Inside the NICU, though, he was simply a man standing outside an incubator with his hand pressed to the glass.

His son Leo weighed less than five pounds, breathed through help, and had fingers small enough to close around the tip of a nurse’s glove.

Leo’s mother, Alessia, had died before she ever held him, and the emergency delivery had left Dominic with one living piece of the woman he had loved.

That was why he had turned the seventh floor into a fortress, and why even the chief of neonatology swallowed before giving him bad news.

Dr. Richard Alston stood beside the incubator that morning with his gold-rimmed glasses low on his nose and a chart hugged against his chest.

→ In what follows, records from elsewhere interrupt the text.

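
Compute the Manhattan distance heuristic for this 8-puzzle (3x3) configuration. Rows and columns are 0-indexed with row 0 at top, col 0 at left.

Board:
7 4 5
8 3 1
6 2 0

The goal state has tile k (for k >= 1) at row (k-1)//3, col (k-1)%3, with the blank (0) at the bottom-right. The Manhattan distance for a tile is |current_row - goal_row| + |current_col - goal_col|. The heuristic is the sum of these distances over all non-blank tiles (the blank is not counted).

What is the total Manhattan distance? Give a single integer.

Answer: 18

Derivation:
Tile 7: (0,0)->(2,0) = 2
Tile 4: (0,1)->(1,0) = 2
Tile 5: (0,2)->(1,1) = 2
Tile 8: (1,0)->(2,1) = 2
Tile 3: (1,1)->(0,2) = 2
Tile 1: (1,2)->(0,0) = 3
Tile 6: (2,0)->(1,2) = 3
Tile 2: (2,1)->(0,1) = 2
Sum: 2 + 2 + 2 + 2 + 2 + 3 + 3 + 2 = 18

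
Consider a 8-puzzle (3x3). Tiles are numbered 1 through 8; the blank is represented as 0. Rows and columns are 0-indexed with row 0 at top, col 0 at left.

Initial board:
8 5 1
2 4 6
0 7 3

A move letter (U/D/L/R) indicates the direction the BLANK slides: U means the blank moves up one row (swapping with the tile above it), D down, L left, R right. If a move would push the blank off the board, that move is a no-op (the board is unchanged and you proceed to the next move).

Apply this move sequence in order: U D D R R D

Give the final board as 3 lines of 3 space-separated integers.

After move 1 (U):
8 5 1
0 4 6
2 7 3

After move 2 (D):
8 5 1
2 4 6
0 7 3

After move 3 (D):
8 5 1
2 4 6
0 7 3

After move 4 (R):
8 5 1
2 4 6
7 0 3

After move 5 (R):
8 5 1
2 4 6
7 3 0

After move 6 (D):
8 5 1
2 4 6
7 3 0

Answer: 8 5 1
2 4 6
7 3 0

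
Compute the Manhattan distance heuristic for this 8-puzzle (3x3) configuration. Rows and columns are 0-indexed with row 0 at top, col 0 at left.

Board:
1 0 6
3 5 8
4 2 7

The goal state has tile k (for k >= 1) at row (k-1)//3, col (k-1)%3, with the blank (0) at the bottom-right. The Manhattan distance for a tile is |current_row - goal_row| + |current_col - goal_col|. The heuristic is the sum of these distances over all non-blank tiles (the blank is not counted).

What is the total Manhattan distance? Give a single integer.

Tile 1: (0,0)->(0,0) = 0
Tile 6: (0,2)->(1,2) = 1
Tile 3: (1,0)->(0,2) = 3
Tile 5: (1,1)->(1,1) = 0
Tile 8: (1,2)->(2,1) = 2
Tile 4: (2,0)->(1,0) = 1
Tile 2: (2,1)->(0,1) = 2
Tile 7: (2,2)->(2,0) = 2
Sum: 0 + 1 + 3 + 0 + 2 + 1 + 2 + 2 = 11

Answer: 11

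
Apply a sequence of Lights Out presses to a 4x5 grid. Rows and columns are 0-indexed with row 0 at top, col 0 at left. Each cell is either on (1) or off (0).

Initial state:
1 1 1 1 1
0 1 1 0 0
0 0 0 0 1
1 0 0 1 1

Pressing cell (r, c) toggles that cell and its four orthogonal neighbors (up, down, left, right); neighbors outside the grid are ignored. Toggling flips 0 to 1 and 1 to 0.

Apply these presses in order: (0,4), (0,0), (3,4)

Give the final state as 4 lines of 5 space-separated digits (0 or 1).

After press 1 at (0,4):
1 1 1 0 0
0 1 1 0 1
0 0 0 0 1
1 0 0 1 1

After press 2 at (0,0):
0 0 1 0 0
1 1 1 0 1
0 0 0 0 1
1 0 0 1 1

After press 3 at (3,4):
0 0 1 0 0
1 1 1 0 1
0 0 0 0 0
1 0 0 0 0

Answer: 0 0 1 0 0
1 1 1 0 1
0 0 0 0 0
1 0 0 0 0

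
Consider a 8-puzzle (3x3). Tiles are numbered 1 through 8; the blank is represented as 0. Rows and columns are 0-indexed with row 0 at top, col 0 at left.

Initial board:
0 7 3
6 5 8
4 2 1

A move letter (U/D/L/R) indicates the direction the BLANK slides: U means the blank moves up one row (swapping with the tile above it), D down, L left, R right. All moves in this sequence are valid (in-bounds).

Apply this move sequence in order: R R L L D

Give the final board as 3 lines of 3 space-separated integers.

After move 1 (R):
7 0 3
6 5 8
4 2 1

After move 2 (R):
7 3 0
6 5 8
4 2 1

After move 3 (L):
7 0 3
6 5 8
4 2 1

After move 4 (L):
0 7 3
6 5 8
4 2 1

After move 5 (D):
6 7 3
0 5 8
4 2 1

Answer: 6 7 3
0 5 8
4 2 1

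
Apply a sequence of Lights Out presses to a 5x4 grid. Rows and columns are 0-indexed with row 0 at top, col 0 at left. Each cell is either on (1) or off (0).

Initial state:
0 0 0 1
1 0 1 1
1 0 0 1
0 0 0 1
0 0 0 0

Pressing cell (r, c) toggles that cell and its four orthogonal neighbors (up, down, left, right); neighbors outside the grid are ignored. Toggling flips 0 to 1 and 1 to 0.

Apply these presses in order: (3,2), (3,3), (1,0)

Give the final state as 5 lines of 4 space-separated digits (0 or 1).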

He spoke in careful, expensive phrases about premature metabolism, severe malabsorption, and the body’s failure to process nutrients.

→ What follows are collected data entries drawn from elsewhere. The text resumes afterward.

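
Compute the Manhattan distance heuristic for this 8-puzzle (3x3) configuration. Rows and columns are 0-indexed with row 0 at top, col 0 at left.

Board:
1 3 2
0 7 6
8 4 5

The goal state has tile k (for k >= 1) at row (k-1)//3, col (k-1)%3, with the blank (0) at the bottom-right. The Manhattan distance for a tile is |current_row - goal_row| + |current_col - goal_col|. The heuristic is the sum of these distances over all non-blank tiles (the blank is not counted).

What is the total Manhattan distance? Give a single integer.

Tile 1: (0,0)->(0,0) = 0
Tile 3: (0,1)->(0,2) = 1
Tile 2: (0,2)->(0,1) = 1
Tile 7: (1,1)->(2,0) = 2
Tile 6: (1,2)->(1,2) = 0
Tile 8: (2,0)->(2,1) = 1
Tile 4: (2,1)->(1,0) = 2
Tile 5: (2,2)->(1,1) = 2
Sum: 0 + 1 + 1 + 2 + 0 + 1 + 2 + 2 = 9

Answer: 9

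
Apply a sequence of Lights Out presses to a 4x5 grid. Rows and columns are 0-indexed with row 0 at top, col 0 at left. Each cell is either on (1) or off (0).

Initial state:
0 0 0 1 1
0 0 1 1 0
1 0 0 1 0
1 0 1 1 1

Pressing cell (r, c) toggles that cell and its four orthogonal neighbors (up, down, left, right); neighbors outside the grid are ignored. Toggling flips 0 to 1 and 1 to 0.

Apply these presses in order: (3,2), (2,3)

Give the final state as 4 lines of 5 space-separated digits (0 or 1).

After press 1 at (3,2):
0 0 0 1 1
0 0 1 1 0
1 0 1 1 0
1 1 0 0 1

After press 2 at (2,3):
0 0 0 1 1
0 0 1 0 0
1 0 0 0 1
1 1 0 1 1

Answer: 0 0 0 1 1
0 0 1 0 0
1 0 0 0 1
1 1 0 1 1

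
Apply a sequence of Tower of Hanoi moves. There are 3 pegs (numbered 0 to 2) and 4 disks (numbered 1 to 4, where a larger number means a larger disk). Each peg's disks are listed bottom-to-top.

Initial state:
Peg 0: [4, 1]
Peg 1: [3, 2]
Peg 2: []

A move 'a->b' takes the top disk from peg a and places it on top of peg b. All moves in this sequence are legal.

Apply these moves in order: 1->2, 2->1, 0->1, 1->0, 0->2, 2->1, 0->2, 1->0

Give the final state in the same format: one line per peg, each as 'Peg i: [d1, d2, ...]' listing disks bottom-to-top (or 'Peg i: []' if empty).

Answer: Peg 0: [1]
Peg 1: [3, 2]
Peg 2: [4]

Derivation:
After move 1 (1->2):
Peg 0: [4, 1]
Peg 1: [3]
Peg 2: [2]

After move 2 (2->1):
Peg 0: [4, 1]
Peg 1: [3, 2]
Peg 2: []

After move 3 (0->1):
Peg 0: [4]
Peg 1: [3, 2, 1]
Peg 2: []

After move 4 (1->0):
Peg 0: [4, 1]
Peg 1: [3, 2]
Peg 2: []

After move 5 (0->2):
Peg 0: [4]
Peg 1: [3, 2]
Peg 2: [1]

After move 6 (2->1):
Peg 0: [4]
Peg 1: [3, 2, 1]
Peg 2: []

After move 7 (0->2):
Peg 0: []
Peg 1: [3, 2, 1]
Peg 2: [4]

After move 8 (1->0):
Peg 0: [1]
Peg 1: [3, 2]
Peg 2: [4]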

Dominic listened without blinking, his eyes moving from the doctor’s face to the tiny chest rising under wires.

Three days earlier, Leo had weighed five pounds, and that morning the scale showed four pounds six ounces.

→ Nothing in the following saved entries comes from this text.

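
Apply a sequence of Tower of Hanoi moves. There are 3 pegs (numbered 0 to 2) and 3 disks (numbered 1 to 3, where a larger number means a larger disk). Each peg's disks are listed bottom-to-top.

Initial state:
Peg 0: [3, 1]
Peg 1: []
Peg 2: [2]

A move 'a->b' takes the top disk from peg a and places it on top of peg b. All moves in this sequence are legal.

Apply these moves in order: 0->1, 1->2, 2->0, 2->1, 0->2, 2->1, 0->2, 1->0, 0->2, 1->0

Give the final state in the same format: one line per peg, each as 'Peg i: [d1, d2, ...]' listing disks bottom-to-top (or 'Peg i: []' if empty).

After move 1 (0->1):
Peg 0: [3]
Peg 1: [1]
Peg 2: [2]

After move 2 (1->2):
Peg 0: [3]
Peg 1: []
Peg 2: [2, 1]

After move 3 (2->0):
Peg 0: [3, 1]
Peg 1: []
Peg 2: [2]

After move 4 (2->1):
Peg 0: [3, 1]
Peg 1: [2]
Peg 2: []

After move 5 (0->2):
Peg 0: [3]
Peg 1: [2]
Peg 2: [1]

After move 6 (2->1):
Peg 0: [3]
Peg 1: [2, 1]
Peg 2: []

After move 7 (0->2):
Peg 0: []
Peg 1: [2, 1]
Peg 2: [3]

After move 8 (1->0):
Peg 0: [1]
Peg 1: [2]
Peg 2: [3]

After move 9 (0->2):
Peg 0: []
Peg 1: [2]
Peg 2: [3, 1]

After move 10 (1->0):
Peg 0: [2]
Peg 1: []
Peg 2: [3, 1]

Answer: Peg 0: [2]
Peg 1: []
Peg 2: [3, 1]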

Alston said they were doing everything medically possible, but Dominic stepped close enough that the doctor’s paper chart bent between them.

He told Alston that if his son stopped breathing, the doctor should start worrying about his own.

The room changed when Clara Hayes crossed it with a stack of warm blankets against her chest.

She was twenty-seven, five years into NICU nursing, and old enough in hospital years to know that panic harmed babies faster than pride helped adults.

She told Dominic to release the doctor because Leo’s heart monitor had started climbing.

Every guard looked at her as if she had just stepped onto a frozen lake and smiled at the cracking sound.

Dominic turned toward her, furious and hollow-eyed, then looked at the monitor and let Alston go.

Alston fled with the dignity of a man who had misplaced it on the floor.

Clara slid her hands through the incubator portholes and touched one gloved finger to Leo’s palm.

The baby’s fingers curled around her with the blind trust of something too new to understand danger.

Dominic watched that little grip, and something in his face broke in a way no threat could have caused.

He asked Clara to tell him the truth, not the polished answer, not the speech that protected the hospital.

Clara told him she did not know yet, and it bothered her because the charts did not match the diagnosis.

Premature babies with true malabsorption usually carried other signs, but Leo’s body looked less like it was rejecting food and more like food was never reaching him.

That sentence stayed with her through the afternoon, through evening medication checks, and into the quiet hours when the ward lights softened.

At 2:17 a.m., Clara sat at the nurses’ station and compared Leo’s weight logs with the TPN schedule.

The losses were not steady, and that was what made them frightening.